Who else is struggling? Well Allaire for one. Macromedia's performance
hasn't been that stellar recently.

Sure management can think that increasing price will increase revenue, but
history of the software business will show that no company that has ever
tried a significant price increase ultimately succeeded. The folks at
Allaire and MM are very smart. But for them to believe that a price increase
strategy is a good thing is for them to be so arrogant as to assume that all
those other companies were run by stupid people. They weren't. In fact some
of those same folks now work at Allaire/Macromedia.

Cheers!

 - Steve




-----Original Message-----
From: Zac [mailto:[EMAIL PROTECTED]]
Sent: Friday, April 27, 2001 1:42 PM
To: CF-Talk
Subject: RE: New CF5 Partner Hosting License


Let me preface this by saying that it isn't meant as a comment about
Macromedia but is a general comment

> They HAVE to know that abandoning us (and yes, I'm definitely
> in the low end
> as well) will only result in the death of CF.

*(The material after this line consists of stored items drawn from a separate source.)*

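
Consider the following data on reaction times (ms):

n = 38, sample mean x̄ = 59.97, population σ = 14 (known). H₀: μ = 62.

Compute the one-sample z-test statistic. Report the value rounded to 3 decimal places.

SE = σ/√n = 14/√38 = 2.2711
z = (x̄−μ₀)/SE = (59.97−62)/2.2711 = -0.8938

test statistic = -0.894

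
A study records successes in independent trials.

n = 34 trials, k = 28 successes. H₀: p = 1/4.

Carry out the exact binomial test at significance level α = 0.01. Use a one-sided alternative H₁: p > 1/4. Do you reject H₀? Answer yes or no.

Exact binomial: n=34, k=28, p₀=1/4=0.2500
P(X≥28) from Σ C(n,i)·p₀^i·(1−p₀)^(n−i)
p-value (one-sided, H₁ greater) = 0.00000
At α=0.01: p < α → reject H₀

reject H₀: yes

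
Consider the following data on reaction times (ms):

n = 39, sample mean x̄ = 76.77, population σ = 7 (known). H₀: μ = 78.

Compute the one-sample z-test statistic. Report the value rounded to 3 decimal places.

test statistic = -1.097

SE = σ/√n = 7/√39 = 1.1209
z = (x̄−μ₀)/SE = (76.77−78)/1.1209 = -1.0973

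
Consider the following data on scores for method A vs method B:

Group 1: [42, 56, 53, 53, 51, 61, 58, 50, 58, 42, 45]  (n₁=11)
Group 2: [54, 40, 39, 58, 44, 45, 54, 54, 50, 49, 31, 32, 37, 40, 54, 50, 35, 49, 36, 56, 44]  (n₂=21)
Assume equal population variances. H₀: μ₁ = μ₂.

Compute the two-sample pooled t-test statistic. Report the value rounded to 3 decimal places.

test statistic = 2.224

x̄₁=51.727, s₁=6.513, n₁=11
x̄₂=45.286, s₂=8.344, n₂=21
s_p² = [10·6.513² + 20·8.344²]/30 = 60.5489
SE = √(s_p²·(1/11+1/21)) = 2.8962
t = (51.727−45.286)/2.8962 = 2.2242
df = 30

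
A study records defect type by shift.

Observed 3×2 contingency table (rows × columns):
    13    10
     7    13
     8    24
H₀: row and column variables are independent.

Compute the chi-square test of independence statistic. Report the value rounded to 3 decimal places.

Row totals [23, 20, 32], col totals [28, 47], n=75
χ² = (13−8.59)²/8.59 + (10−14.41)²/14.41 + (7−7.47)²/7.47 + (13−12.53)²/12.53 + (8−11.95)²/11.95 + (24−20.05)²/20.05 = 5.7468
df = 2

test statistic = 5.747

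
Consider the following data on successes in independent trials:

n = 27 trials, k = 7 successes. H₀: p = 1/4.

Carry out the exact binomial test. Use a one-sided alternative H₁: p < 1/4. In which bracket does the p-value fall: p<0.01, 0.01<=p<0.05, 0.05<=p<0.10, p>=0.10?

Exact binomial: n=27, k=7, p₀=1/4=0.2500
P(X≤7) from Σ C(n,i)·p₀^i·(1−p₀)^(n−i)
p-value (one-sided, H₁ less) = 0.64271
→ bracket: p>=0.10

p-value bracket: p>=0.10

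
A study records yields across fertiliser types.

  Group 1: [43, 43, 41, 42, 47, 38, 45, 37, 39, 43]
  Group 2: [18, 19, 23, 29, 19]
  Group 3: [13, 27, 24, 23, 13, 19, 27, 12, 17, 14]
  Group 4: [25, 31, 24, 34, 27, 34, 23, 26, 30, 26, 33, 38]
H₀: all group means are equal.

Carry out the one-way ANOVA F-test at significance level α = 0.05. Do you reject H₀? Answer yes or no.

reject H₀: yes

Group means [41.80, 21.60, 18.90, 29.25], grand mean 28.811
SSB = Σnᵢ(x̄ᵢ−x̄)² = 2931.726; SSW = ΣΣ(x−x̄ᵢ)² = 739.950
MSB = 2931.726/3 = 977.2419; MSW = 739.950/33 = 22.4227
F = MSB/MSW = 43.5827
df = (3, 33)
p-value (upper-tail) = 0.00000
At α=0.05: p < α → reject H₀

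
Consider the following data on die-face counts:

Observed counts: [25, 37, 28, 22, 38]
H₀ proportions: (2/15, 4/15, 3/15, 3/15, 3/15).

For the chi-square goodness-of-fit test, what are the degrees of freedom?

degrees of freedom = 4

df = k − 1 = 5 − 1 = 4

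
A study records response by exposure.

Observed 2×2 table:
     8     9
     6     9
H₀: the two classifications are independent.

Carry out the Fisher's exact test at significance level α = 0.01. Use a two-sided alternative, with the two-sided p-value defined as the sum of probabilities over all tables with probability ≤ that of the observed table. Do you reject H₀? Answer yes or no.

reject H₀: no

Margins: r₁=17, r₂=15, c₁=14, c₂=18, n=32
p_obs = C(17,8)·C(15,6)/C(32,14); sum pmf over tables with pmf ≤ p_obs
p-value (two-sided) = 0.73454
At α=0.01: p ≥ α → fail to reject H₀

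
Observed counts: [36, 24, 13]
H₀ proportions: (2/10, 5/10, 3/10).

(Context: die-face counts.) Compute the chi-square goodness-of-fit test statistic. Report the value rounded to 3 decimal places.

test statistic = 39.265

n = 73; E_i = n·p_i = [14.60, 36.50, 21.90]
χ² = (36−14.60)²/14.60 + (24−36.50)²/36.50 + (13−21.90)²/21.90 = 39.2648
df = 2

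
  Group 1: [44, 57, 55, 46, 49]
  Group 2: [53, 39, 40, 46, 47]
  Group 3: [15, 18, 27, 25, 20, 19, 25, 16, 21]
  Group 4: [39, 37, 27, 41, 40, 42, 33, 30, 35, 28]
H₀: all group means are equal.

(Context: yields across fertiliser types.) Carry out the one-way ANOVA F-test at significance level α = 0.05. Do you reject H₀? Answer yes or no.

reject H₀: yes

Group means [50.20, 45.00, 20.67, 35.20], grand mean 34.966
SSB = Σnᵢ(x̄ᵢ−x̄)² = 3504.566; SSW = ΣΣ(x−x̄ᵢ)² = 670.400
MSB = 3504.566/3 = 1168.1885; MSW = 670.400/25 = 26.8160
F = MSB/MSW = 43.5631
df = (3, 25)
p-value (upper-tail) = 0.00000
At α=0.05: p < α → reject H₀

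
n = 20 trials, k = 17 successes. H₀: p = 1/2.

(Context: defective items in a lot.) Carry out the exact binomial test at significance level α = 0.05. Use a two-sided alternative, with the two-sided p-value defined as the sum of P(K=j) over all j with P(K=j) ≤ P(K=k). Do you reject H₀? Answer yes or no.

reject H₀: yes

Exact binomial: n=20, k=17, p₀=1/2=0.5000
P(X=j) = C(n,j)·p₀^j·(1−p₀)^(n−j); p = Σ P(X=j) over j with P(X=j) ≤ P(X=17)
p-value (two-sided) = 0.00258
At α=0.05: p < α → reject H₀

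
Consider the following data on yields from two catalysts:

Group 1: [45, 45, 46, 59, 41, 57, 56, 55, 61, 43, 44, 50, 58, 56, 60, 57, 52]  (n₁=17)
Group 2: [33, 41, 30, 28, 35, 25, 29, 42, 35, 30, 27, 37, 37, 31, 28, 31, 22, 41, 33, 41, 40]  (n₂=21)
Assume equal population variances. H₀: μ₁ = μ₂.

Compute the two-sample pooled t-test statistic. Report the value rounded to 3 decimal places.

test statistic = 9.299

x̄₁=52.059, s₁=6.731, n₁=17
x̄₂=33.143, s₂=5.808, n₂=21
s_p² = [16·6.731² + 20·5.808²]/36 = 38.8754
SE = √(s_p²·(1/17+1/21)) = 2.0342
t = (52.059−33.143)/2.0342 = 9.2989
df = 36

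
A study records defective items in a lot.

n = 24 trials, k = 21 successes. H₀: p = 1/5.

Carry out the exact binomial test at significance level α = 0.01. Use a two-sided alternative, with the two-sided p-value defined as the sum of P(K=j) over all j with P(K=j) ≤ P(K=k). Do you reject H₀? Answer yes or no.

Exact binomial: n=24, k=21, p₀=1/5=0.2000
P(X=j) = C(n,j)·p₀^j·(1−p₀)^(n−j); p = Σ P(X=j) over j with P(X=j) ≤ P(X=21)
p-value (two-sided) = 0.00000
At α=0.01: p < α → reject H₀

reject H₀: yes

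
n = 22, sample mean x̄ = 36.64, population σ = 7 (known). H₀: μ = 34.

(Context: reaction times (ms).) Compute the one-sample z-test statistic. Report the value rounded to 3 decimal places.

SE = σ/√n = 7/√22 = 1.4924
z = (x̄−μ₀)/SE = (36.64−34)/1.4924 = 1.7690

test statistic = 1.769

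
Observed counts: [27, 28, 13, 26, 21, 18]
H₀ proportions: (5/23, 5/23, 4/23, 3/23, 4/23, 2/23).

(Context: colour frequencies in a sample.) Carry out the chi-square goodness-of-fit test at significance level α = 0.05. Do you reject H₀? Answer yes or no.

reject H₀: yes

n = 133; E_i = n·p_i = [28.91, 28.91, 23.13, 17.35, 23.13, 11.57]
χ² = (27−28.91)²/28.91 + (28−28.91)²/28.91 + (13−23.13)²/23.13 + (26−17.35)²/17.35 + (21−23.13)²/23.13 + (18−11.57)²/11.57 = 12.6840
df = 5
p-value (upper-tail) = 0.02653
At α=0.05: p < α → reject H₀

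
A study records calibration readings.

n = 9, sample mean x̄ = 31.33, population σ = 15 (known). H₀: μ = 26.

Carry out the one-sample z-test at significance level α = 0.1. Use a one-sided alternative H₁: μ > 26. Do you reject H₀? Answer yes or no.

reject H₀: no

SE = σ/√n = 15/√9 = 5.0000
z = (x̄−μ₀)/SE = (31.33−26)/5.0000 = 1.0660
p-value (one-sided, H₁ greater) = 0.14321
At α=0.1: p ≥ α → fail to reject H₀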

Publicly held software companies are beholden to their shareholders and the
bottom line. If the management of the company thinks that they can make more
money in a process that eliminates 90% of their small scale developers they
will do it. No question.

If the idea is sound in the long term is another matter entirely. And I
think you can look at the history of software development firms to see that
foresight and long-term planning are not necessarily skills that the
management of software companies have in excess.